Picture 40 to 50 people moving about randomly from seat to seat, on the platform, down the aisles, praying aloud, praising boldly and calling down God’s blessing on each delegate and the whole place. Picture them lifting their hands as they walked, as if coating the atmosphere with God’s peace and blessing.

The third goal was to bring prayer out of the closet onto the streets. Since our bishops wanted GC11 to point the denomination toward a “whole gospel” outreach, we wanted to be among the first to say “yes” and reach out with healing, deliverance and provision. That’s the whole gospel. So we set up three tents and invited people to come for prayer. And come they did.

For four days, our team prayed from 7 a.m. until the evening service at 7 p.m. We saw miraculous healings. God spoke words of guidance and affirmation through insights and knowledge team members could not have perceived intellectually. In other words, words of knowledge came and functioned like keys that unlocked bound-up people.

As the week went on, many conferees testified to the remarkable spirit of unity, passion and creativity of this unusual general conference. They began putting two and two together and rightly attributed the results to prayer.

Of course the powerful prayers for GC11 were not coming only from people wearing lime green. Hundreds of people had been praying for months in response to the bishops’ call to prayer and fasting and using the online prayer guides during the “180 Days of Prayer” just before GC11, but an onsite presence of prayer is always a vital part of breakthrough prayer. God’s divine work usually requires some bold, aggressive human effort at the very point of a desired outpouring. Four people had to tear through a roof to lower a paralyzed friend into Jesus’ presence for healing.

We take that principle literally and, therefore, seriously. Prayer must go, whenever possible, where we would have the kingdom come.

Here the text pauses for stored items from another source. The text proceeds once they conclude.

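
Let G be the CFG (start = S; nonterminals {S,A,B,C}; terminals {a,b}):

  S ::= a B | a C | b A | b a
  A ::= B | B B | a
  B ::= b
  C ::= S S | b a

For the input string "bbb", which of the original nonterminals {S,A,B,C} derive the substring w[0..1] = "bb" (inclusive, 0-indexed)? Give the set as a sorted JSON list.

Convert to CNF:
  S -> T0 A | T0 T1 | T1 B | T1 C
  A -> B B | a | b
  B -> b
  C -> S S | T0 T1
  T0 -> b
  T1 -> a

CYK fill (cells [i..j] with 0 ≤ i ≤ j ≤ 1 only):
  cell(0,0) b: {A,B,T0}  orig:{A,B}
  cell(1,1) b: {A,B,T0}  orig:{A,B}
  cell(0,1) bb: {A,S}

Original NTs in T[0,1] deriving "bb": ["A", "S"]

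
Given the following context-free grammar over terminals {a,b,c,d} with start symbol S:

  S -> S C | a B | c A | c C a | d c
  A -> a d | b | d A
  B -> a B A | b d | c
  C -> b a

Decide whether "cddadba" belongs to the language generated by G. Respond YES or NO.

CNF form of G:
  S -> S C | T0 B | T1 T3 | T3 A | T3 X5
  A -> T0 T1 | T1 A | b
  B -> T0 X4 | T2 T1 | c
  C -> T2 T0
  T0 -> a
  T1 -> d
  T2 -> b
  T3 -> c
  X4 -> B A
  X5 -> C T0

CYK table (by increasing span):
  T[0,0] 'c' = {B,T3}  orig:{B}
  T[1,1] 'd' = {T1}  orig:{}
  T[2,2] 'd' = {T1}  orig:{}
  T[3,3] 'a' = {T0}  orig:{}
  T[4,4] 'd' = {T1}  orig:{}
  T[5,5] 'b' = {A,T2}  orig:{A}
  T[6,6] 'a' = {T0}  orig:{}
  T[0,1] 'cd' = ∅
  T[1,2] 'dd' = ∅
  T[2,3] 'da' = ∅
  T[3,4] 'ad' = {A}
  T[4,5] 'db' = {A}
  T[5,6] 'ba' = {C}
  T[0,2] 'cdd' = ∅
  T[1,3] 'dda' = ∅
  T[2,4] 'dad' = {A}
  T[3,5] 'adb' = ∅
  T[4,6] 'dba' = ∅
  T[0,3] 'cdda' = ∅
  T[1,4] 'ddad' = {A}
  T[2,5] 'dadb' = ∅
  T[3,6] 'adba' = ∅
  T[0,4] 'cddad' = {S,X4}  orig:{S}
  T[1,5] 'ddadb' = ∅
  T[2,6] 'dadba' = ∅
  T[0,5] 'cddadb' = ∅
  T[1,6] 'ddadba' = ∅
  T[0,6] 'cddadba' = {S}

S ∈ T[0,6] ⇒ YES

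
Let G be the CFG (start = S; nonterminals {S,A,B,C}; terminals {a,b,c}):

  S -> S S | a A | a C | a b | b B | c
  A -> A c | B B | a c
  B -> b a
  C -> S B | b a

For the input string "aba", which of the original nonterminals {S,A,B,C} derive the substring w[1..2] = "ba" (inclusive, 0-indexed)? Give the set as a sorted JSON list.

Convert to CNF:
  S -> S S | T1 A | T1 C | T1 T2 | T2 B | c
  A -> A T0 | B B | T1 T0
  B -> T2 T1
  C -> S B | T2 T1
  T0 -> c
  T1 -> a
  T2 -> b

Fill CYK table bottom-up — only the sub-triangle for w[1..2]:
  [1..1]={T2}  "b"  orig:{}
  [2..2]={T1}  "a"  orig:{}
  [1..2]={B,C}  "ba"

Original NTs in T[1,2] deriving "ba": ["B", "C"]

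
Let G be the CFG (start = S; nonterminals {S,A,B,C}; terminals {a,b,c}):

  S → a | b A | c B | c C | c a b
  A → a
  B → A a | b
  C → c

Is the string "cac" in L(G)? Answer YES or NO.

Convert to CNF:
  S -> T1 A | T2 B | T2 C | T2 X3 | a
  A -> a
  B -> A T0 | b
  C -> c
  T0 -> a
  T1 -> b
  T2 -> c
  X3 -> T0 T1

Fill CYK table bottom-up:
  [0..0]={C,T2}  "c"  orig:{C}
  [1..1]={A,S,T0}  "a"  orig:{A,S}
  [2..2]={C,T2}  "c"  orig:{C}
  [0..1]=∅  "ca"
  [1..2]=∅  "ac"
  [0..2]=∅  "cac"

S ∉ T[0,2] ⇒ NO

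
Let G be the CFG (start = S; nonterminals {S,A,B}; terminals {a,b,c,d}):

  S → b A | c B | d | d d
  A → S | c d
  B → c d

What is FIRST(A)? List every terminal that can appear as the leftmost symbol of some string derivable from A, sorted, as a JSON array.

FIRST iteration:
iter 1:
  A via A→c d: +{c}
  B via B→c d: +{c}
  S via S→b A: +{b}
  S via S→c B: +{c}
  S via S→d: +{d}
  FIRST[S]={b,c,d}  FIRST[A]={c}  FIRST[B]={c}
iter 2:
  A via A→S: +{b,d}
  FIRST[S]={b,c,d}  FIRST[A]={b,c,d}  FIRST[B]={c}
iter 3: (stable)
  FIRST[S]={b,c,d}  FIRST[A]={b,c,d}  FIRST[B]={c}

FIRST(A) = ["b", "c", "d"]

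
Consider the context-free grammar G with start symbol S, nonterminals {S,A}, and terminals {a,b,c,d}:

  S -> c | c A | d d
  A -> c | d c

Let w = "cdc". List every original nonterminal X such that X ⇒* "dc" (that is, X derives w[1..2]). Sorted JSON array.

Convert to CNF:
  S -> T0 T0 | T1 A | c
  A -> T0 T1 | c
  T0 -> d
  T1 -> c

CYK table (by increasing span), restricted to cells inside w[1..2]:
  cell(1,1) d: {T0}  orig:{}
  cell(2,2) c: {A,S,T1}  orig:{A,S}
  cell(1,2) dc: {A}

Original NTs in T[1,2] deriving "dc": ["A"]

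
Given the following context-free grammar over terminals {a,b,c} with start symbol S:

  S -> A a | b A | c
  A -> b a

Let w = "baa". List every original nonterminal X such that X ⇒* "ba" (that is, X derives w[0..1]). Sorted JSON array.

CNF form of G:
  S -> A T1 | T0 A | c
  A -> T0 T1
  T0 -> b
  T1 -> a

Fill CYK table bottom-up (cells [i..j] with 0 ≤ i ≤ j ≤ 1 only):
  [0..0]={T0}  "b"  orig:{}
  [1..1]={T1}  "a"  orig:{}
  [0..1]={A}  "ba"

Original NTs in T[0,1] deriving "ba": ["A"]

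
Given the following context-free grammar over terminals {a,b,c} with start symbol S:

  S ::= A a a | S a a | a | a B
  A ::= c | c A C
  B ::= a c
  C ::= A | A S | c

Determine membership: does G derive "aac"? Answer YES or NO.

Convert to CNF:
  S -> A X4 | S X5 | T1 B | a
  A -> T0 X2 | c
  B -> T1 T0
  C -> A S | T0 X3 | c
  T0 -> c
  T1 -> a
  X2 -> A C
  X3 -> A C
  X4 -> T1 T1
  X5 -> T1 T1

Fill CYK table bottom-up:
  T[0,0] 'a' = {S,T1}  orig:{S}
  T[1,1] 'a' = {S,T1}  orig:{S}
  T[2,2] 'c' = {A,C,T0}  orig:{A,C}
  T[0,1] 'aa' = {X4,X5}  orig:{}
  T[1,2] 'ac' = {B}
  T[0,2] 'aac' = {S}

S ∈ T[0,2] ⇒ YES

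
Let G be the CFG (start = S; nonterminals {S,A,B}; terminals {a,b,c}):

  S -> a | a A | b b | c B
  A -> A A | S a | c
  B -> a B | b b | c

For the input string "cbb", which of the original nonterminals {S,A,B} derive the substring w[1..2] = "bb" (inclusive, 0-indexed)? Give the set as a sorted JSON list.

Convert to CNF:
  S -> T0 A | T1 T1 | T2 B | a
  A -> A A | S T0 | c
  B -> T0 B | T1 T1 | c
  T0 -> a
  T1 -> b
  T2 -> c

CYK fill — only the sub-triangle for w[1..2]:
  cell(1,1) b: {T1}  orig:{}
  cell(2,2) b: {T1}  orig:{}
  cell(1,2) bb: {B,S}

Original NTs in T[1,2] deriving "bb": ["B", "S"]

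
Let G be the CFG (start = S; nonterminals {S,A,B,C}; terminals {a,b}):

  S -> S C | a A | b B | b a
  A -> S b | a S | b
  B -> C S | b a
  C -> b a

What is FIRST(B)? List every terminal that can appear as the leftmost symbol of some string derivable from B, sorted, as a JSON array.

Compute FIRST by fixpoint:
iter 1:
  A via A→a S: +{a}
  A via A→b: +{b}
  B via B→b a: +{b}
  C via C→b a: +{b}
  S via S→a A: +{a}
  S via S→b B: +{b}
  FIRST(S)={a,b}  FIRST(A)={a,b}  FIRST(B)={b}  FIRST(C)={b}
iter 2: — fixpoint
  FIRST(S)={a,b}  FIRST(A)={a,b}  FIRST(B)={b}  FIRST(C)={b}

FIRST(B) = ["b"]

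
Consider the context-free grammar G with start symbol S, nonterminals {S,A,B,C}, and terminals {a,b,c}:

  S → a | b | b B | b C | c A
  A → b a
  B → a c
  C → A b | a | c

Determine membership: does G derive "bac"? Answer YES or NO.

Convert to CNF:
  S -> T0 B | T0 C | T2 A | a | b
  A -> T0 T1
  B -> T1 T2
  C -> A T0 | a | c
  T0 -> b
  T1 -> a
  T2 -> c

CYK table (by increasing span):
  cell(0,0) b: {S,T0}  orig:{S}
  cell(1,1) a: {C,S,T1}  orig:{C,S}
  cell(2,2) c: {C,T2}  orig:{C}
  cell(0,1) ba: {A,S}
  cell(1,2) ac: {B}
  cell(0,2) bac: {S}

S ∈ T[0,2] ⇒ YES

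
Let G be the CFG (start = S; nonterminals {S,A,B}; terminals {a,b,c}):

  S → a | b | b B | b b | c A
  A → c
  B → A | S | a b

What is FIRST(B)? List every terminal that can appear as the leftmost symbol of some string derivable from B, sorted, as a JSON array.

FIRST iteration:
round 1:
  A via A→c: +{c}
  B via B→A: +{c}
  B via B→a b: +{a}
  S via S→a: +{a}
  S via S→b: +{b}
  S via S→c A: +{c}
  FIRST(S)={a,b,c}  FIRST(A)={c}  FIRST(B)={a,c}
round 2:
  B via B→S: +{b}
  FIRST(S)={a,b,c}  FIRST(A)={c}  FIRST(B)={a,b,c}
round 3: (no change)
  FIRST(S)={a,b,c}  FIRST(A)={c}  FIRST(B)={a,b,c}

FIRST(B) = ["a", "b", "c"]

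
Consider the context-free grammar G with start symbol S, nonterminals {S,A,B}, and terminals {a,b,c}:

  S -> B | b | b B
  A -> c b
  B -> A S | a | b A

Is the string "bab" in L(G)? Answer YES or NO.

CNF form of G:
  S -> A S | T1 A | T1 B | a | b
  A -> T0 T1
  B -> A S | T1 A | a
  T0 -> c
  T1 -> b

Fill CYK table bottom-up:
  cell(0,0) b: {S,T1}  orig:{S}
  cell(1,1) a: {B,S}
  cell(2,2) b: {S,T1}  orig:{S}
  cell(0,1) ba: {S}
  cell(1,2) ab: ∅
  cell(0,2) bab: ∅

S ∉ T[0,2] ⇒ NO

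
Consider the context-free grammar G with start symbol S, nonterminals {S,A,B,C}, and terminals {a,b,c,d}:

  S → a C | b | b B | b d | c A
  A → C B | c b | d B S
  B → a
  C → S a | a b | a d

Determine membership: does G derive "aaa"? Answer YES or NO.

Convert to CNF:
  S -> T0 A | T1 B | T1 T2 | T3 C | b
  A -> C B | T0 T1 | T2 X4
  B -> a
  C -> S T3 | T3 T1 | T3 T2
  T0 -> c
  T1 -> b
  T2 -> d
  T3 -> a
  X4 -> B S

Fill CYK table bottom-up:
  [0..0]={B,T3}  "a"  orig:{B}
  [1..1]={B,T3}  "a"  orig:{B}
  [2..2]={B,T3}  "a"  orig:{B}
  [0..1]=∅  "aa"
  [1..2]=∅  "aa"
  [0..2]=∅  "aaa"

S ∉ T[0,2] ⇒ NO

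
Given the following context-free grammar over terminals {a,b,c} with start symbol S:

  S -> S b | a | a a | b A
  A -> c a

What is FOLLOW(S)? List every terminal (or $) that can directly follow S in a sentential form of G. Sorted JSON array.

FIRST sets, iterate to fixpoint:
[1]
  A via A→c a: +{c}
  S via S→a: +{a}
  S via S→b A: +{b}
  FIRST[S]={a,b}  FIRST[A]={c}
[2] done
  FIRST[S]={a,b}  FIRST[A]={c}

FOLLOW iteration:
initialize: $ ∈ FOLLOW(S)
iter 1:
  S→S b: FOLLOW(S) ⊇ FIRST(b) = {b}; new: +{b}
  S→b A: FOLLOW(A) ⊇ FOLLOW(S) ⊇ {$,b}; new: +{$,b}
  FOLLOW(S)={$,b}  FOLLOW(A)={$,b}
iter 2: — fixpoint
  FOLLOW(S)={$,b}  FOLLOW(A)={$,b}

FOLLOW(S) = ["$", "b"]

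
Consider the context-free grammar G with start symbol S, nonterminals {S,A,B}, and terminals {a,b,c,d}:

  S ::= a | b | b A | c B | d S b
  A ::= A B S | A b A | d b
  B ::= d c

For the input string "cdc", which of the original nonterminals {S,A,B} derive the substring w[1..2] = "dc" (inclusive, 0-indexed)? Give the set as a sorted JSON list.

CNF form of G:
  S -> T0 A | T1 X5 | T2 B | a | b
  A -> A X3 | A X4 | T1 T0
  B -> T1 T2
  T0 -> b
  T1 -> d
  T2 -> c
  X3 -> B S
  X4 -> T0 A
  X5 -> S T0

Fill CYK table bottom-up (cells [i..j] with 1 ≤ i ≤ j ≤ 2 only):
  T[1,1] 'd' = {T1}  orig:{}
  T[2,2] 'c' = {T2}  orig:{}
  T[1,2] 'dc' = {B}

Original NTs in T[1,2] deriving "dc": ["B"]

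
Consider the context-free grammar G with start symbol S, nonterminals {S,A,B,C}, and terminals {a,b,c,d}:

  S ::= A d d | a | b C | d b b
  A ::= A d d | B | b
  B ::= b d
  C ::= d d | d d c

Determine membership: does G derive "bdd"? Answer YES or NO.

Convert to CNF:
  S -> A X5 | T0 X6 | T1 C | a
  A -> A X3 | T1 T0 | b
  B -> T1 T0
  C -> T0 T0 | T0 X4
  T0 -> d
  T1 -> b
  T2 -> c
  X3 -> T0 T0
  X4 -> T0 T2
  X5 -> T0 T0
  X6 -> T1 T1

Fill CYK table bottom-up:
  [0..0]={A,T1}  "b"  orig:{A}
  [1..1]={T0}  "d"  orig:{}
  [2..2]={T0}  "d"  orig:{}
  [0..1]={A,B}  "bd"
  [1..2]={C,X3,X5}  "dd"  orig:{C}
  [0..2]={A,S}  "bdd"

S ∈ T[0,2] ⇒ YES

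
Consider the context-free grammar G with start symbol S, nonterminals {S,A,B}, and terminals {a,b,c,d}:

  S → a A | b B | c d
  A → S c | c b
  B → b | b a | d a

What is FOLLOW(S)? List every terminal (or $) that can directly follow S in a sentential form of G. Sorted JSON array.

Compute FIRST by fixpoint:
pass 1:
  A via A→c b: +{c}
  B via B→b: +{b}
  B via B→d a: +{d}
  S via S→a A: +{a}
  S via S→b B: +{b}
  S via S→c d: +{c}
  FIRST(S)={a,b,c}  FIRST(A)={c}  FIRST(B)={b,d}
pass 2:
  A via A→S c: +{a,b}
  FIRST(S)={a,b,c}  FIRST(A)={a,b,c}  FIRST(B)={b,d}
pass 3: done
  FIRST(S)={a,b,c}  FIRST(A)={a,b,c}  FIRST(B)={b,d}

FOLLOW sets:
FOLLOW(S) := {$}
round 1:
  A→S c: FOLLOW(S) ⊇ FIRST(c) = {c}; new: +{c}
  S→a A: FOLLOW(A) ⊇ FOLLOW(S) ⊇ {$,c}; new: +{$,c}
  S→b B: FOLLOW(B) ⊇ FOLLOW(S) ⊇ {$,c}; new: +{$,c}
  FOLLOW(S)={$,c}  FOLLOW(A)={$,c}  FOLLOW(B)={$,c}
round 2: — fixpoint
  FOLLOW(S)={$,c}  FOLLOW(A)={$,c}  FOLLOW(B)={$,c}

FOLLOW(S) = ["$", "c"]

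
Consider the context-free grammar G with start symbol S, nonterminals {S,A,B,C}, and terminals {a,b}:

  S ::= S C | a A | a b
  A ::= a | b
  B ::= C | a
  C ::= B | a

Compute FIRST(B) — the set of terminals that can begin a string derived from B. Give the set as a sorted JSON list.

FIRST sets, iterate to fixpoint:
iter 1:
  A via A→a: +{a}
  A via A→b: +{b}
  B via B→a: +{a}
  C via C→B: +{a}
  S via S→a A: +{a}
  S: {a}  A: {a,b}  B: {a}  C: {a}
iter 2: (no change)
  S: {a}  A: {a,b}  B: {a}  C: {a}

FIRST(B) = ["a"]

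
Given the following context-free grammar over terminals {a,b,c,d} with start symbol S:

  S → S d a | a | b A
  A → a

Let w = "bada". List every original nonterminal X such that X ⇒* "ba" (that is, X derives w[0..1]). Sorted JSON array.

CNF form of G:
  S -> S X3 | T2 A | a
  A -> a
  T0 -> d
  T1 -> a
  T2 -> b
  X3 -> T0 T1

Fill CYK table bottom-up — only the sub-triangle for w[0..1]:
  T[0,0] 'b' = {T2}  orig:{}
  T[1,1] 'a' = {A,S,T1}  orig:{A,S}
  T[0,1] 'ba' = {S}

Original NTs in T[0,1] deriving "ba": ["S"]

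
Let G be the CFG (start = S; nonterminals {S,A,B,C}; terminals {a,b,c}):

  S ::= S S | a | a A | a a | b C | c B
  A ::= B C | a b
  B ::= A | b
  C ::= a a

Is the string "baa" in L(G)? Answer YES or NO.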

Holy feet must tread upon the very territory to be claimed. Prayer is the work of the harbinger who arrives in a city in advance of the king. Prayer is to Pentecost as John the Baptist is to Jesus. It is the voice of one calling out, “Prepare the way of the Lord.” And so we went to pray.

There is no doubt the Lord answered all our prayers for GC11. In fact, He did more than we asked or imagined. That’s His nature. To Him be the limelight forever and ever. Amen.